Lesnar won the UFC Heavyweight Championship in his third professional fight, one of which he tapped out in. That’s simply not fair. He beat Randy Couture, a man who first won the UFC Heavyweight Championship in 2007 — 11 years earlier.
Lesnar won four straight fights, against Herring, Couture, Frank Mir and Shane Carwin, before getting destroyed by Cain Velasquez and then Alistair Overeem.
He never made it out of the first round in the the Velasquez and Overeem fights. Lesnar, of course, retired after the Overeem knockout .
Lesnar’s biggest problem in MMA was that he could not take a punch and knew not how to bounce back if he was able to handle the power. Carwin would have knocked him out too had Carwin not gassed.
Lesnar started MMA at 30 years old. That’s really tough to do. He certainly was never a well-rounded fighter. He punched hard and you were pretty much in trouble if he landed on top of you.
Lesnar’s downfall in MMA was what also was his downfall in professional wrestling. Lesnar expected to be spoon-fed everything and when he wasn’t, he quit. In the WWE, he arrived to major fanfare as a former NCAA Division I wrestling champion and quickly was put into the main event. He defeated The Rock at Summerslam to win the WWE Championship.
Lesnar would eventually lose to The Big Show three months later. By 2004, Lesnar had left the WWE, losing his final match to Bill Goldberg, to pursue a career in the NFL. He was cut in camp by the Minnesota Vikings, before heading to wrestle in Japan.
In 2008, based on the huge name he had made in professional wrestling, UFC President Dana White signed him to a UFC deal. After lasting three years in the UFC, Lesnar returned to the WWE in 2012, where he has been gifted big wins and main event slots by the company. Lesnar, to the horror of wrestling fans the world over, defeated the Undertaker at WrestleMania, breaking his 21-year undefeated streak.

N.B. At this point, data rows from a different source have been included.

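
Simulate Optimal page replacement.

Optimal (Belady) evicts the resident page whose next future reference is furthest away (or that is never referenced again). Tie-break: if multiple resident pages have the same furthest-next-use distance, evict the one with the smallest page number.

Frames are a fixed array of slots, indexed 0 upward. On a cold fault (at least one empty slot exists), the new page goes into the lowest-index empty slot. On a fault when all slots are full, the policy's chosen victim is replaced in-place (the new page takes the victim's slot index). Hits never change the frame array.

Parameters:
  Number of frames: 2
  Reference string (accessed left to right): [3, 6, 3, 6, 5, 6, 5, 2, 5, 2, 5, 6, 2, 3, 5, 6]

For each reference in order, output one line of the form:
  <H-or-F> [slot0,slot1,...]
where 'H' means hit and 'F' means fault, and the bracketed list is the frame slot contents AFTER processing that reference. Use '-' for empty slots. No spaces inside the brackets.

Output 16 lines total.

F [3,-]
F [3,6]
H [3,6]
H [3,6]
F [5,6]
H [5,6]
H [5,6]
F [5,2]
H [5,2]
H [5,2]
H [5,2]
F [6,2]
H [6,2]
F [6,3]
F [6,5]
H [6,5]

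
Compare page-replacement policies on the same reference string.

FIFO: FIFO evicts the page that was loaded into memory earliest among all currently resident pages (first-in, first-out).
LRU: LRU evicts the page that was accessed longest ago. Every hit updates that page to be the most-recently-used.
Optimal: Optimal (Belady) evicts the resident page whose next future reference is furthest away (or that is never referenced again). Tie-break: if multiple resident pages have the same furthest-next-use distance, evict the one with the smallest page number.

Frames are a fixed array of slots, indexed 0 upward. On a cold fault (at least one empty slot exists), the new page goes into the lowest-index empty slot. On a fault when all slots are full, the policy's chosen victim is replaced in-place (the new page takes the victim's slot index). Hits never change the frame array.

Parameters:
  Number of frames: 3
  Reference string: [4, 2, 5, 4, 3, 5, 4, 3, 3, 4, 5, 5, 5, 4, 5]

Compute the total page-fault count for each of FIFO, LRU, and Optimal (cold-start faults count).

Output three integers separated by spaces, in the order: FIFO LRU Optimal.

--- FIFO ---
  step 0: ref 4 -> FAULT, frames=[4,-,-] (faults so far: 1)
  step 1: ref 2 -> FAULT, frames=[4,2,-] (faults so far: 2)
  step 2: ref 5 -> FAULT, frames=[4,2,5] (faults so far: 3)
  step 3: ref 4 -> HIT, frames=[4,2,5] (faults so far: 3)
  step 4: ref 3 -> FAULT, evict 4, frames=[3,2,5] (faults so far: 4)
  step 5: ref 5 -> HIT, frames=[3,2,5] (faults so far: 4)
  step 6: ref 4 -> FAULT, evict 2, frames=[3,4,5] (faults so far: 5)
  step 7: ref 3 -> HIT, frames=[3,4,5] (faults so far: 5)
  step 8: ref 3 -> HIT, frames=[3,4,5] (faults so far: 5)
  step 9: ref 4 -> HIT, frames=[3,4,5] (faults so far: 5)
  step 10: ref 5 -> HIT, frames=[3,4,5] (faults so far: 5)
  step 11: ref 5 -> HIT, frames=[3,4,5] (faults so far: 5)
  step 12: ref 5 -> HIT, frames=[3,4,5] (faults so far: 5)
  step 13: ref 4 -> HIT, frames=[3,4,5] (faults so far: 5)
  step 14: ref 5 -> HIT, frames=[3,4,5] (faults so far: 5)
  FIFO total faults: 5
--- LRU ---
  step 0: ref 4 -> FAULT, frames=[4,-,-] (faults so far: 1)
  step 1: ref 2 -> FAULT, frames=[4,2,-] (faults so far: 2)
  step 2: ref 5 -> FAULT, frames=[4,2,5] (faults so far: 3)
  step 3: ref 4 -> HIT, frames=[4,2,5] (faults so far: 3)
  step 4: ref 3 -> FAULT, evict 2, frames=[4,3,5] (faults so far: 4)
  step 5: ref 5 -> HIT, frames=[4,3,5] (faults so far: 4)
  step 6: ref 4 -> HIT, frames=[4,3,5] (faults so far: 4)
  step 7: ref 3 -> HIT, frames=[4,3,5] (faults so far: 4)
  step 8: ref 3 -> HIT, frames=[4,3,5] (faults so far: 4)
  step 9: ref 4 -> HIT, frames=[4,3,5] (faults so far: 4)
  step 10: ref 5 -> HIT, frames=[4,3,5] (faults so far: 4)
  step 11: ref 5 -> HIT, frames=[4,3,5] (faults so far: 4)
  step 12: ref 5 -> HIT, frames=[4,3,5] (faults so far: 4)
  step 13: ref 4 -> HIT, frames=[4,3,5] (faults so far: 4)
  step 14: ref 5 -> HIT, frames=[4,3,5] (faults so far: 4)
  LRU total faults: 4
--- Optimal ---
  step 0: ref 4 -> FAULT, frames=[4,-,-] (faults so far: 1)
  step 1: ref 2 -> FAULT, frames=[4,2,-] (faults so far: 2)
  step 2: ref 5 -> FAULT, frames=[4,2,5] (faults so far: 3)
  step 3: ref 4 -> HIT, frames=[4,2,5] (faults so far: 3)
  step 4: ref 3 -> FAULT, evict 2, frames=[4,3,5] (faults so far: 4)
  step 5: ref 5 -> HIT, frames=[4,3,5] (faults so far: 4)
  step 6: ref 4 -> HIT, frames=[4,3,5] (faults so far: 4)
  step 7: ref 3 -> HIT, frames=[4,3,5] (faults so far: 4)
  step 8: ref 3 -> HIT, frames=[4,3,5] (faults so far: 4)
  step 9: ref 4 -> HIT, frames=[4,3,5] (faults so far: 4)
  step 10: ref 5 -> HIT, frames=[4,3,5] (faults so far: 4)
  step 11: ref 5 -> HIT, frames=[4,3,5] (faults so far: 4)
  step 12: ref 5 -> HIT, frames=[4,3,5] (faults so far: 4)
  step 13: ref 4 -> HIT, frames=[4,3,5] (faults so far: 4)
  step 14: ref 5 -> HIT, frames=[4,3,5] (faults so far: 4)
  Optimal total faults: 4

Answer: 5 4 4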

Lesnar’s story is incredible. He’s the only man to win the WWE, UFC and NCAA Division 1 Championships. He beat diverticulitis. He took up MMA at 30 and defeated the legendary Randy Couture. Those are all great accomplishments, but let’s look at for what it is. Lesnar likes it easy. He doesn’t like to travel. He enjoys a simple life. He But when things get tough, Lesnar usually finds something else to do.
He wasn’t dominant in the UFC for very long like Heyman imagines because he never should have been in that position in the first place and when he fought top competition, he lost, and took his ball and went home.